My unbelievable fascination around venture capital, and more specifically the prolific fundraising culture that I believe is fundamentally unsustainable in the long term.
Over the last 10 years I’ve watched the tech and startup community go from a place where people were trying to build products for people to use and change the world, to people building businesses around those products, to people building financial arbitrage machines (i.e Amazon, Facebook and Google) to now people raising 6 million dollars for their bullshit idea. More and more, every day, I meet entrepreneurs who are really good at losing money, and then trying to raise more capital to lose more money each year. This culture of celebrating failure and raising 14 million dollars for an unprofitable idea is ludicrous to me and can’t be sustained.

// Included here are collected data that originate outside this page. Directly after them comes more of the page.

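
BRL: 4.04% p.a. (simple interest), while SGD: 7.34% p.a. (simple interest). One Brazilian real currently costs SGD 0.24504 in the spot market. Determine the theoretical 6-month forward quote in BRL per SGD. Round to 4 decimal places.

T = 6/12 years.
SGD accumulates by 1 + 0.0734×6/12 = 1.036700.
BRL accumulates by 1 + 0.0404×6/12 = 1.020200.
So F = 0.24504 × 1.036700 / 1.020200 = 0.2490031 (SGD/BRL).
Quoted the other way: 1/0.2490031 = 4.0160 BRL per SGD.

4.0160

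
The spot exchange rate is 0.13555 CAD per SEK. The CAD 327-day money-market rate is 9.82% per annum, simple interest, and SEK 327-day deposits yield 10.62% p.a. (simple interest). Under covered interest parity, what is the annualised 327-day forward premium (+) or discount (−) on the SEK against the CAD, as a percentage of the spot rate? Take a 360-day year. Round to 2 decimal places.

-0.73%

T = 327/360 years.
No-arbitrage forward: 0.13555 × 1.0891983 / 1.096465 = 0.13465166 CAD/SEK.
(F − S)/S ÷ T = (0.13465166 − 0.13555)/0.13555/(327/360) = -0.007296 → -0.73%.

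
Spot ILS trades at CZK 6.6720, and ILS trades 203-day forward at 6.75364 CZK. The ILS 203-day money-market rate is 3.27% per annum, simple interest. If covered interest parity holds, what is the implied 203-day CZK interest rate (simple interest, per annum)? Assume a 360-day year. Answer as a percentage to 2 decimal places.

T = 203/360 years.
F/S = 6.75364/6.672 = 1.0122362 = (growth of CZK) / (growth of ILS).
The ILS side grows by 1 + 0.0327×203/360 = 1.0184392.
So the CZK growth factor = 1.030901.
r = (1.030901 − 1)/(203/360) = 0.054800 → 5.48%.

5.48%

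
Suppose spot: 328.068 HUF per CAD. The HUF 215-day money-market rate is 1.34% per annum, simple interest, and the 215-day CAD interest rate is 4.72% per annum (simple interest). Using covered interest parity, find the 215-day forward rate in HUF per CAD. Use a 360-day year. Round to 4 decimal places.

T = 215/360 years.
HUF accumulates by 1 + 0.0134×215/360 = 1.008002778.
Growth of 1 CAD over T: 1 + 0.0472×215/360 = 1.028188889.
So F = 328.068 × 1.008002778 / 1.028188889 = 321.627144 (HUF/CAD).

321.6271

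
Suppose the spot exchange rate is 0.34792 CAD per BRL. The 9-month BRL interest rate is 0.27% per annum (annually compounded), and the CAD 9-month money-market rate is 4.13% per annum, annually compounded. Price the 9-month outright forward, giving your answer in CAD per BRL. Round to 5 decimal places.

0.35792

T = 9/12 years.
CAD growth factor: (1 + 0.0413)^(9/12) = 1.0308178.
BRL growth factor: (1 + 0.0027)^(9/12) = 1.0020243.
So F = 0.34792 × 1.0308178 / 1.0020243 = 0.3579176 (CAD/BRL).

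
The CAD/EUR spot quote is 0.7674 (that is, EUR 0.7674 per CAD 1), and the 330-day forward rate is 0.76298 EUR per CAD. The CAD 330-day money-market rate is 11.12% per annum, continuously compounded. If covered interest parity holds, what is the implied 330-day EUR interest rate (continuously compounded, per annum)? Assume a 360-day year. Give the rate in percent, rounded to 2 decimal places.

10.49%

T = 330/360 years.
CIP gives F = S · g_EUR/g_CAD, so g_EUR/g_CAD = 0.76298/0.7674 = 0.9942403.
CAD growth factor: e^(0.1112×330/360) = 1.1073096.
Hence g_EUR = 1.1009318.
r = ln(1.1009318)/(330/360) = 0.104898 → 10.49%.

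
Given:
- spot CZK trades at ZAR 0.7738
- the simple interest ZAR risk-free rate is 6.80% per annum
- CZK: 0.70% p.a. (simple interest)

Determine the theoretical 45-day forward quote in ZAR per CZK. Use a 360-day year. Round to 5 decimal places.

T = 45/360 years.
ZAR growth factor: 1 + 0.0680×45/360 = 1.008500.
CZK growth factor: 1 + 0.0070×45/360 = 1.000875.
So F = 0.7738 × 1.008500 / 1.000875 = 0.7796951 (ZAR/CZK).

0.77970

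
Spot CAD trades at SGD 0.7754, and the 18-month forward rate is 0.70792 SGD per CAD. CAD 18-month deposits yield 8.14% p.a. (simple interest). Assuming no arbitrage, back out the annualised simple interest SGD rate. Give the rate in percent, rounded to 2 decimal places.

T = 18/12 years.
By CIP, F/S equals the SGD-to-CAD growth ratio: 0.70792/0.7754 = 0.9129739.
The CAD side grows by 1 + 0.0814×18/12 = 1.122100.
Hence g_SGD = 1.024448.
r = (1.024448 − 1)/(18/12) = 0.016299 → 1.63%.

1.63%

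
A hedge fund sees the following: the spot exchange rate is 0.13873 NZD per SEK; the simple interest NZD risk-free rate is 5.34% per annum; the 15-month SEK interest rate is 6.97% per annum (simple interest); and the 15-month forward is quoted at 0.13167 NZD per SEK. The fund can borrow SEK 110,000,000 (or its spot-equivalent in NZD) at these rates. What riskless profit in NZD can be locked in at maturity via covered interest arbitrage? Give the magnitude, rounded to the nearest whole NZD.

NZD 533,333

T = 15/12 years.
Invest the SEK and cover forward: 110,000,000 × 1.087125 × 0.13167 = NZD 15,745,592.36.
Convert at spot and invest in NZD: 110,000,000 × 0.13873 × 1.066750 = NZD 16,278,925.03.
The quoted forward undervalues SEK, so borrow SEK, convert to NZD at spot, deposit the NZD at 5.34%, and buy SEK forward at 0.13167 to cover the loan.
Arbitrage profit = |15,745,592.36 − 16,278,925.03| = NZD 533,333.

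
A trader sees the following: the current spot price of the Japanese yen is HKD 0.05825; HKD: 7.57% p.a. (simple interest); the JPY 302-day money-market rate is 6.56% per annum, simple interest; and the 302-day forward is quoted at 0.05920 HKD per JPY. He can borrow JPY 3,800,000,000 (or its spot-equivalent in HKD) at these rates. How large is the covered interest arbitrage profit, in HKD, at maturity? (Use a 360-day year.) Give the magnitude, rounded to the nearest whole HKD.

HKD 1,933,213

T = 302/360 years.
Keep in JPY, deliver into the forward: 3,800,000,000·1.05503111111·0.05920 = HKD 237,339,798.76.
Swap to HKD now, deposit: 3,800,000,000·0.05825·1.06350388889 = HKD 235,406,585.81.
The quoted forward overvalues JPY, so borrow HKD, buy JPY at spot, deposit the JPY at 6.56%, and sell the proceeds forward at 0.05920.
The gap between the two covered legs is HKD 1,933,213.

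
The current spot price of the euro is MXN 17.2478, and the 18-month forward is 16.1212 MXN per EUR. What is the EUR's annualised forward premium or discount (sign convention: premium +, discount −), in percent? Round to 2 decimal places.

T = 18/12 years.
Period premium: (16.1212 − 17.2478)/17.2478 = -0.0653185.
×(1/T) gives -4.35% p.a.

-4.35%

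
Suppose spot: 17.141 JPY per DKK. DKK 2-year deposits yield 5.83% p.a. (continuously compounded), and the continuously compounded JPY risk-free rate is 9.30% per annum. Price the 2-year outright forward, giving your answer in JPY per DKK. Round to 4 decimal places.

18.3728

T = 2 years.
Growth of 1 JPY over T: e^(0.0930×2) = 1.20442226.
Growth of 1 DKK over T: e^(0.0583×2) = 1.12366987.
CIP: F = S · (grow JPY)/(grow DKK) = 17.141 × 1.20442226/1.12366987 = 18.372836 JPY per DKK.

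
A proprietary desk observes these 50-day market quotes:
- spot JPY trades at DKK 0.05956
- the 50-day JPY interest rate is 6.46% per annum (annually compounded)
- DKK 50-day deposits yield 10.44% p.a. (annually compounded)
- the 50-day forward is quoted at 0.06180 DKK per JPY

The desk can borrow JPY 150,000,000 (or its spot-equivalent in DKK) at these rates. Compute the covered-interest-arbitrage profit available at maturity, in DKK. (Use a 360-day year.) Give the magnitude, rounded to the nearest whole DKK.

DKK 292,877

T = 50/360 years.
Route A — deposit JPY, sell forward: 150,000,000 × 1.008732231 × 0.06180 = DKK 9,350,947.78.
Route B — convert at spot, deposit DKK: 150,000,000 × 0.05956 × 1.01388752 = DKK 9,058,071.10.
The quoted forward overvalues JPY, so borrow DKK, buy JPY at spot, deposit the JPY at 6.46%, and sell the proceeds forward at 0.06180.
Profit = 9,350,947.78 − 9,058,071.10 = DKK 292,877.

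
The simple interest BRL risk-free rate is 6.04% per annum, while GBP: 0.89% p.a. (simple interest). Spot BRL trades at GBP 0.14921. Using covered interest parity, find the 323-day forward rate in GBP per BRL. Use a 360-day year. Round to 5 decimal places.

0.14267

T = 323/360 years.
GBP growth factor: 1 + 0.0089×323/360 = 1.0079853.
Growth of 1 BRL over T: 1 + 0.0604×323/360 = 1.0541922.
So F = 0.14921 × 1.0079853 / 1.0541922 = 0.1426699 (GBP/BRL).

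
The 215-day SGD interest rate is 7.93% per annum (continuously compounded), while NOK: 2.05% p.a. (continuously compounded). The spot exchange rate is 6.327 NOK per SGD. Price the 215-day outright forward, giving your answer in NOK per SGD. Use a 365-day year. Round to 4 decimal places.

6.1116

T = 215/365 years.
Growth of 1 NOK over T: e^(0.0205×215/365) = 1.0121485.
SGD accumulates by e^(0.0793×215/365) = 1.0478191.
CIP: F = S · (grow NOK)/(grow SGD) = 6.327 × 1.0121485/1.0478191 = 6.111612 NOK per SGD.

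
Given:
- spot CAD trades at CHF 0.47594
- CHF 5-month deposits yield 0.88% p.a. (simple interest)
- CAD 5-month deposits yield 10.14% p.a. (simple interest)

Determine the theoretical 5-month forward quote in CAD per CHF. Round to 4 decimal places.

2.1819

T = 5/12 years.
Growth of 1 CHF over T: 1 + 0.0088×5/12 = 1.0036667.
CAD growth factor: 1 + 0.1014×5/12 = 1.042250.
CIP: F = S · (grow CHF)/(grow CAD) = 0.47594 × 1.0036667/1.042250 = 0.4583211 CHF per CAD.
Quoted the other way: 1/0.4583211 = 2.1819 CAD per CHF.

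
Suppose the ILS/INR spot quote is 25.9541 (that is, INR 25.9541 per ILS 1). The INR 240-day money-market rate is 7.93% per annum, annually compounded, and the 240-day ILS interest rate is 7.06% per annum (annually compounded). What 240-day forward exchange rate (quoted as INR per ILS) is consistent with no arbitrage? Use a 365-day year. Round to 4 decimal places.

26.0926

T = 240/365 years.
INR accumulates by (1 + 0.0793)^(240/365) = 1.05145845.
ILS growth factor: (1 + 0.0706)^(240/365) = 1.04587775.
Forward (INR per ILS) = 25.9541 × 1.05145845 / 1.04587775 = 26.092589.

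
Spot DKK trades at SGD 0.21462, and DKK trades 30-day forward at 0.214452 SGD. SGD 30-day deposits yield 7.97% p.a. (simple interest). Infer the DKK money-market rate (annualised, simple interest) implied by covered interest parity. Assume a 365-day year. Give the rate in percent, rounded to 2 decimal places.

8.93%

T = 30/365 years.
By CIP, F/S equals the SGD-to-DKK growth ratio: 0.214452/0.21462 = 0.9992172.
The SGD side grows by 1 + 0.0797×30/365 = 1.0065507.
Hence g_DKK = 1.0073392.
(1.0073392 − 1)/T = 0.089294, i.e. 8.93%.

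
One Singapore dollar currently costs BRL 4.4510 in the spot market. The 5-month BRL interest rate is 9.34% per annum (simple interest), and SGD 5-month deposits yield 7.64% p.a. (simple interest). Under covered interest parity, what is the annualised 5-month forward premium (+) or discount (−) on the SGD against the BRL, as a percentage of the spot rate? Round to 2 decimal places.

+1.65%

T = 5/12 years.
F = S · g_BRL/g_SGD = 4.451 × 1.0389167/1.0318333 = 4.4815555.
(F − S)/S ÷ T = (4.4815555 − 4.451)/4.451/(5/12) = 0.016476 → 1.65%.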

The truth is there are so many people in the world who are going to spend the next 5–10 years trying to figure out how they can raise 25–50,000 dollars for their startup. It’s just not a smart move. There are so many other ways to make money. You can buy and sell, you can get rid of old junk, you can move into a smaller apartment for 2 years, you can get an extra job, you can save money and not go out, you can skip Coachella and the club and spending 500 dollars on stuff you don’t need. And if you are patient and not excessive you will find the money you need. I just think it’s a much greater opportunity to make $5000 selling junk and deploy all of it into Facebook, wait nine years and have $27,000 dollars to start your first business. No debt, no equity, nothing.
I truly believe that it’s time, after almost a decade of prosperity in the public markets and the global economy, that we put pressure on the entrepreneurial community as a whole to start focusing on making money versus raising money. Way too many 15, 16, 17, 18, 19, and 20 year olds that follow me on Instagram think that their first job during college, or out of college, or as they’re coming up, is to learn how to raise capital. They think to be an entrepreneur, they need to learn term sheets, or learn customer acquisition costs, or learn growth metrics just to appease their next round of funding.